When I explain that I can only publish so many books each year, I’ve had authors say, “That’s OK, buy my book now and I can wait as long as it takes for you to publish it.”  That would be nice, but from a business standpoint it simply won’t work.  When I buy a manuscript, Leisure pays an advance.  If we don’t publish the book for two or three years, we don’t see any sales from it, and thus no money coming in for years after we’ve laid out the advance.  Not a good move financially.  Plus, if I get too many books sitting in my inventory, waiting to be published down the road, it prevents me from buying anything I may see for a while until I can work off that inventory.  And no publisher likes to close themselves off to submissions.

So let’s say for argument’s sake that a manuscript is really, really good, better than most of the manuscripts I’ve seen.  In fact it’s one of the top contenders for the few available slots in my list.  And it isn’t in a subgenre that I’ve published a lot of recently.  Clear sailing, right?  Close but no cigar.  There are still some things that can trip up a manuscript just before the finish line.  One of the most painful for me is simply bad timing, where I really love a book but I just bought a book with a very similar plot.  It happens and it kills me.  And I know it isn’t easy for the author either, because it isn’t his or her fault.  If I had seen the same manuscript two months earlier, I would have bought it and the other guy’s manuscript would have been rejected instead.  But I can’t publish two books with very similar plots, so the second one has to go.

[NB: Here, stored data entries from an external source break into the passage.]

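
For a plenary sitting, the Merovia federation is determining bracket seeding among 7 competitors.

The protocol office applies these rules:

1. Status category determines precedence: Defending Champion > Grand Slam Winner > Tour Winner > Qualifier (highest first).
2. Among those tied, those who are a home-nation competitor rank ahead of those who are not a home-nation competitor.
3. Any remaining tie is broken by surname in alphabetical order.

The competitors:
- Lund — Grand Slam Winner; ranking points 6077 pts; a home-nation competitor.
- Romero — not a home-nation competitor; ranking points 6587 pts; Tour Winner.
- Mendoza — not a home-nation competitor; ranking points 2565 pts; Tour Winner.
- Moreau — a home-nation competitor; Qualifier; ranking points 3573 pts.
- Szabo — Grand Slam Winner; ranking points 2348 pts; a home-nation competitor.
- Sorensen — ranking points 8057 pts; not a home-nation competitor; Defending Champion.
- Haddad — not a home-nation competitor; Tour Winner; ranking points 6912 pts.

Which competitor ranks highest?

Sorensen

By status category: Sorensen (Defending Champion); then Lund and Szabo (Grand Slam Winner); then Haddad, Mendoza and Romero (Tour Winner); then Moreau (Qualifier).
Lund and Szabo are each a home-nation competitor, so the next rule applies.
Among Lund and Szabo, alphabetically by surname: Lund before Szabo.
Haddad, Mendoza and Romero are each not a home-nation competitor, so the next rule applies.
Among Haddad, Mendoza and Romero, alphabetically by surname: Haddad before Mendoza before Romero.
Order: Sorensen, Lund, Szabo, Haddad, Mendoza, Romero, Moreau.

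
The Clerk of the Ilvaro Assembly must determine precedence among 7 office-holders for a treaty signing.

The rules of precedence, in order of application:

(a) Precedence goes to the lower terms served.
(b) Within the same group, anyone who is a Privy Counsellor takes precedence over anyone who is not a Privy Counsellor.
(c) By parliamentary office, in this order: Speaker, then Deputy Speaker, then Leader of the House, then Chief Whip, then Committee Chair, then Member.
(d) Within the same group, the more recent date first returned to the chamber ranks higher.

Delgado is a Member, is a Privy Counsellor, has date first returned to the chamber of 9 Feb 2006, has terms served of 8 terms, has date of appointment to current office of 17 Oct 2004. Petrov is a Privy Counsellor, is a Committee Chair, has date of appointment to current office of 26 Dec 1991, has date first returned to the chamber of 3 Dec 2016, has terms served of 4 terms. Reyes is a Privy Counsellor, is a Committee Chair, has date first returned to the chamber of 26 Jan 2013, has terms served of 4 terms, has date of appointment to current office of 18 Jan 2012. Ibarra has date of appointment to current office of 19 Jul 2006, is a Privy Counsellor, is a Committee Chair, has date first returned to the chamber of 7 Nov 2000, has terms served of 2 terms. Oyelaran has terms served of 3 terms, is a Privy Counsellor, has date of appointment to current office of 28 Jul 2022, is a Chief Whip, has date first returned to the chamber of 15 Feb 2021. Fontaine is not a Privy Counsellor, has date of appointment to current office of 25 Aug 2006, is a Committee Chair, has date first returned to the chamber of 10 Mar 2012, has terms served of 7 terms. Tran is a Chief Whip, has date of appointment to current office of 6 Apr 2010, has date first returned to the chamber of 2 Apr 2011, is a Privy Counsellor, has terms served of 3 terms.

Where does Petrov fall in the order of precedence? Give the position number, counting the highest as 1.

4

By terms served (lower first): Ibarra (2 terms); then Oyelaran and Tran (both 3 terms); then Petrov and Reyes (both 4 terms); then Fontaine (7 terms); then Delgado (8 terms).
Oyelaran and Tran are each a Privy Counsellor, so the next rule applies.
Oyelaran and Tran are each Chief Whip, so the next rule applies.
Among Oyelaran and Tran, by date first returned to the chamber (later first): Oyelaran (15 Feb 2021) before Tran (2 Apr 2011).
Petrov and Reyes are each a Privy Counsellor, so the next rule applies.
Petrov and Reyes are each Committee Chair, so the next rule applies.
Among Petrov and Reyes, by date first returned to the chamber (later first): Petrov (3 Dec 2016) before Reyes (26 Jan 2013).
Order: Ibarra, Oyelaran, Tran, Petrov, Reyes, Fontaine, Delgado. So position 4.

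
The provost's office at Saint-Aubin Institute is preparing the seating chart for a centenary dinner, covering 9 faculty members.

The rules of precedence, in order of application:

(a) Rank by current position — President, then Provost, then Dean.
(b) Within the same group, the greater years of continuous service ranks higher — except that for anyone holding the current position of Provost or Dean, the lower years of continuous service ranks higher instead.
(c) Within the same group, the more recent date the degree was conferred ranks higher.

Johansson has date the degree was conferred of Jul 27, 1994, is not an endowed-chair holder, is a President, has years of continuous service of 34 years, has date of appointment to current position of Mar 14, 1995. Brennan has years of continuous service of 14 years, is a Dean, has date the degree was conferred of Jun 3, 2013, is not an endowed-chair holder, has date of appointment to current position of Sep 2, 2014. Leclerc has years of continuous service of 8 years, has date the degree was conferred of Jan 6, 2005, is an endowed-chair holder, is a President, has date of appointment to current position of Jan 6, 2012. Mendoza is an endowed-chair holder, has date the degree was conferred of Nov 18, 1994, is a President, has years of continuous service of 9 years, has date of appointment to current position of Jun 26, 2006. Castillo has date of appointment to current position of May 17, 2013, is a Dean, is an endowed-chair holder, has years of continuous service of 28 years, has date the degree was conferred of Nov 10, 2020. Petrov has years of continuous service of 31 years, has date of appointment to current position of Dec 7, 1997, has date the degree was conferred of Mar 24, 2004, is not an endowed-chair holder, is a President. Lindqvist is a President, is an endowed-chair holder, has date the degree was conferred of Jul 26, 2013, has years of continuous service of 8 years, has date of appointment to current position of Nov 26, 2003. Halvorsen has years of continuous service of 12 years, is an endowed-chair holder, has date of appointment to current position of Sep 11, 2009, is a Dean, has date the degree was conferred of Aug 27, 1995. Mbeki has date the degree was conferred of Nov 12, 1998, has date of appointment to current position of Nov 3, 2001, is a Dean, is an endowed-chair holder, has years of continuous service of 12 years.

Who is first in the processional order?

By current position: Johansson, Petrov, Mendoza, Lindqvist and Leclerc (President); then Mbeki, Halvorsen, Brennan and Castillo (Dean).
Among Johansson, Petrov, Mendoza, Lindqvist and Leclerc, by years of continuous service (higher first): Johansson (34 years) before Petrov (31 years) before Mendoza (9 years) before Lindqvist and Leclerc (8 years).
Among Lindqvist and Leclerc, by date the degree was conferred (later first): Lindqvist (Jul 26, 2013) before Leclerc (Jan 6, 2005).
Among Mbeki, Halvorsen, Brennan and Castillo, by years of continuous service (lower first) (reversed rule for this group): Mbeki and Halvorsen (12 years) before Brennan (14 years) before Castillo (28 years).
Among Mbeki and Halvorsen, by date the degree was conferred (later first): Mbeki (Nov 12, 1998) before Halvorsen (Aug 27, 1995).
Order: Johansson, Petrov, Mendoza, Lindqvist, Leclerc, Mbeki, Halvorsen, Brennan, Castillo.

Johansson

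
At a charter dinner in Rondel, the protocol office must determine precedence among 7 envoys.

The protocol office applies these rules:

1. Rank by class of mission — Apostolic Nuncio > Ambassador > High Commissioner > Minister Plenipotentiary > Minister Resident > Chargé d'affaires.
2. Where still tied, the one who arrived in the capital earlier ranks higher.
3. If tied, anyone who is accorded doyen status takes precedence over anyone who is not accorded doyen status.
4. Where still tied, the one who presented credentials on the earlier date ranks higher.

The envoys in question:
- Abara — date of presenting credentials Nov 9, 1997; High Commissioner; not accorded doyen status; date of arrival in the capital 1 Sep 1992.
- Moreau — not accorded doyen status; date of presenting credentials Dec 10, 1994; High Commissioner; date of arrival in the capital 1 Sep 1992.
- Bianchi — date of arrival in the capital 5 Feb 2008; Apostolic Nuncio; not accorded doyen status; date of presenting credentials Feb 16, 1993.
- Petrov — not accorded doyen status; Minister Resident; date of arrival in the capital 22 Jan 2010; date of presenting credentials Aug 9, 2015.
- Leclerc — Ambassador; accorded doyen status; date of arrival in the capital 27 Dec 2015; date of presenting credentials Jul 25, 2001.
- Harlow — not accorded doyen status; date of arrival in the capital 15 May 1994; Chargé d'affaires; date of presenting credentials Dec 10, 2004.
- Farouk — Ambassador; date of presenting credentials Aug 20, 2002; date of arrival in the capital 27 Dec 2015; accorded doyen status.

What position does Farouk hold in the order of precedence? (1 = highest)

By class of mission: Bianchi (Apostolic Nuncio); then Leclerc and Farouk (Ambassador); then Moreau and Abara (High Commissioner); then Petrov (Minister Resident); then Harlow (Chargé d'affaires).
Leclerc and Farouk both have date of arrival in the capital 27 Dec 2015, so the next rule applies.
Leclerc and Farouk are each accorded doyen status, so the next rule applies.
Among Leclerc and Farouk, by date of presenting credentials (earlier first): Leclerc (Jul 25, 2001) before Farouk (Aug 20, 2002).
Moreau and Abara both have date of arrival in the capital 1 Sep 1992, so the next rule applies.
Moreau and Abara are each not accorded doyen status, so the next rule applies.
Among Moreau and Abara, by date of presenting credentials (earlier first): Moreau (Dec 10, 1994) before Abara (Nov 9, 1997).
Order: Bianchi, Leclerc, Farouk, Moreau, Abara, Petrov, Harlow. So position 3.

3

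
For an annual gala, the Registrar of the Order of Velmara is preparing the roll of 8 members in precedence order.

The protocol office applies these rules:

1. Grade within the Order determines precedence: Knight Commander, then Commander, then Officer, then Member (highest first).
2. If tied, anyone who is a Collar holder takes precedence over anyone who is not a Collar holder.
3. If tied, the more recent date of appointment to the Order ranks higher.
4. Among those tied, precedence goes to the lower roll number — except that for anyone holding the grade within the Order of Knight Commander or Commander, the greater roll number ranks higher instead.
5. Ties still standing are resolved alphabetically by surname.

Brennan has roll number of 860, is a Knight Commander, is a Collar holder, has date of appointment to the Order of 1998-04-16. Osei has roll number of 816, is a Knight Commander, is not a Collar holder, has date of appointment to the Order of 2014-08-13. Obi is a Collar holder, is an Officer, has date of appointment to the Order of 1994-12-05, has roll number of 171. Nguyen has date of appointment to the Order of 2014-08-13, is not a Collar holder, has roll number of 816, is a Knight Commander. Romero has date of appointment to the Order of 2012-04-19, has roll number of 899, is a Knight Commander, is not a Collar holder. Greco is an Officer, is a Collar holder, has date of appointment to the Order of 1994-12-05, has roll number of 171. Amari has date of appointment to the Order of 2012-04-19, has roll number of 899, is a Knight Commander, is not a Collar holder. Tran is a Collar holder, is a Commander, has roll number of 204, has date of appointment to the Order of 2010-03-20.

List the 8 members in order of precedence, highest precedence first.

Brennan, Nguyen, Osei, Amari, Romero, Tran, Greco, Obi

By grade within the Order: Brennan, Nguyen, Osei, Amari and Romero (Knight Commander); then Tran (Commander); then Greco and Obi (Officer).
Among Brennan, Nguyen, Osei, Amari and Romero, a Collar holder before not a Collar holder: Brennan (a Collar holder) before Nguyen, Osei, Amari and Romero (not a Collar holder).
Among Nguyen, Osei, Amari and Romero, by date of appointment to the Order (later first): Nguyen and Osei (2014-08-13) before Amari and Romero (2012-04-19).
Nguyen and Osei both have roll number 816, so the next rule applies.
Among Nguyen and Osei, alphabetically by surname: Nguyen before Osei.
Amari and Romero both have roll number 899, so the next rule applies.
Among Amari and Romero, alphabetically by surname: Amari before Romero.
Greco and Obi are each a Collar holder, so the next rule applies.
Greco and Obi both have date of appointment to the Order 1994-12-05, so the next rule applies.
Greco and Obi both have roll number 171, so the next rule applies.
Among Greco and Obi, alphabetically by surname: Greco before Obi.
Full order: Brennan, Nguyen, Osei, Amari, Romero, Tran, Greco, Obi.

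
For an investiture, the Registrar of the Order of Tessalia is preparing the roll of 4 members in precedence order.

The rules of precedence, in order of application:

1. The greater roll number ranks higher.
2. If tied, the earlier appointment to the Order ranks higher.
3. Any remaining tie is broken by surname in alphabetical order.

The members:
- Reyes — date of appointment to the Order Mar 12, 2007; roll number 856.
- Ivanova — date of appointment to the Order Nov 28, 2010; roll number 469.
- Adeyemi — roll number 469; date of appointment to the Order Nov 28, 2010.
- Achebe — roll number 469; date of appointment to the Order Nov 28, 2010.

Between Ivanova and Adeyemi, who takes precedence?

By roll number (higher first): Reyes (856); then Achebe, Adeyemi and Ivanova (each 469).
Achebe, Adeyemi and Ivanova all have date of appointment to the Order Nov 28, 2010, so the next rule applies.
Among Achebe, Adeyemi and Ivanova, alphabetically by surname: Achebe before Adeyemi before Ivanova.
So Adeyemi takes precedence.

Adeyemi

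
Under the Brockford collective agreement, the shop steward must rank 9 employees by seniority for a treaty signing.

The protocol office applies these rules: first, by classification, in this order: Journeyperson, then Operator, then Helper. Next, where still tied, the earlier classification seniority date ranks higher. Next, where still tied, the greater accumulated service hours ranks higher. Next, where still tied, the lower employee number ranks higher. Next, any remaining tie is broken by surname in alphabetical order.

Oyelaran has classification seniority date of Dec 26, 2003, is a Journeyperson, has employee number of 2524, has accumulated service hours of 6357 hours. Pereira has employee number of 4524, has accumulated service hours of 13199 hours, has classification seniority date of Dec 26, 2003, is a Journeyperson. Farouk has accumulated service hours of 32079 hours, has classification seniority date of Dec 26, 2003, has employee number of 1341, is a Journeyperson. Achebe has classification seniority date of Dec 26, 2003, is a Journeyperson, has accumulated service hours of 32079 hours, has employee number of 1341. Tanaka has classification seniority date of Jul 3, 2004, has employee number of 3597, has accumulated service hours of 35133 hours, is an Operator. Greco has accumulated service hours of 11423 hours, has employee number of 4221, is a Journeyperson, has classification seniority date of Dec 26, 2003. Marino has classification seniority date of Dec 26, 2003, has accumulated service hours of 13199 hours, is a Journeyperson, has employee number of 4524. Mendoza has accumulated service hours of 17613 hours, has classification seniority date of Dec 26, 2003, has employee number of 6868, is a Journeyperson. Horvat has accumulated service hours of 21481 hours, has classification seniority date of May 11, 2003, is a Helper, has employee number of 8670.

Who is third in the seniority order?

Mendoza

By classification: Achebe, Farouk, Mendoza, Marino, Pereira, Greco and Oyelaran (Journeyperson); then Tanaka (Operator); then Horvat (Helper).
Achebe, Farouk, Mendoza, Marino, Pereira, Greco and Oyelaran all have classification seniority date Dec 26, 2003, so the next rule applies.
Among Achebe, Farouk, Mendoza, Marino, Pereira, Greco and Oyelaran, by accumulated service hours (higher first): Achebe and Farouk (32079 hours) before Mendoza (17613 hours) before Marino and Pereira (13199 hours) before Greco (11423 hours) before Oyelaran (6357 hours).
Achebe and Farouk both have employee number 1341, so the next rule applies.
Among Achebe and Farouk, alphabetically by surname: Achebe before Farouk.
Marino and Pereira both have employee number 4524, so the next rule applies.
Among Marino and Pereira, alphabetically by surname: Marino before Pereira.
Order: Achebe, Farouk, Mendoza, Marino, Pereira, Greco, Oyelaran, Tanaka, Horvat.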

I know.  Ouch.  It wasn’t the author’s fault, right?  But none of these things is the author’s fault.  (Assuming the manuscript is good.)  Is it the author’s fault that I have too many books in my inventory or that I simply don’t have an open slot in the immediate future?  Or that she’s written a vampire novel and I already published four vampire novels this year?  Or that his timing is just off?  No, the author did what he or she was supposed to do; write a really good manuscript.  I wish I could publish them all.  But I can’t.  I can only look through them all and pick what I think are not only the best ones but also the right ones.  Am I always right?  Not a chance.  And I know I’ve turned down a lot of great manuscripts that another house might snap up in a second, and it’s not because of anything the author did wrong.  That’s why it’s so painful to write those rejection letters.  (OK, maybe not as painful as it is to get them.)  And that’s why it’s so important for an author not to get discouraged, to keep trying, and keep submitting their work.  All of these factors outside of the author’s control can change.  If your timing was bad this time, maybe it’ll be better next time.  If my inventory is high today, maybe it’ll be lower in six months.  If your manuscript isn’t right for one house, it can easily be perfect for another.  But if you believe your work is good and you stop submitting it after a few rejections, you’ll never know how some of those factors might have changed.  And if you don’t give your work the best shot you can, that’s really painful.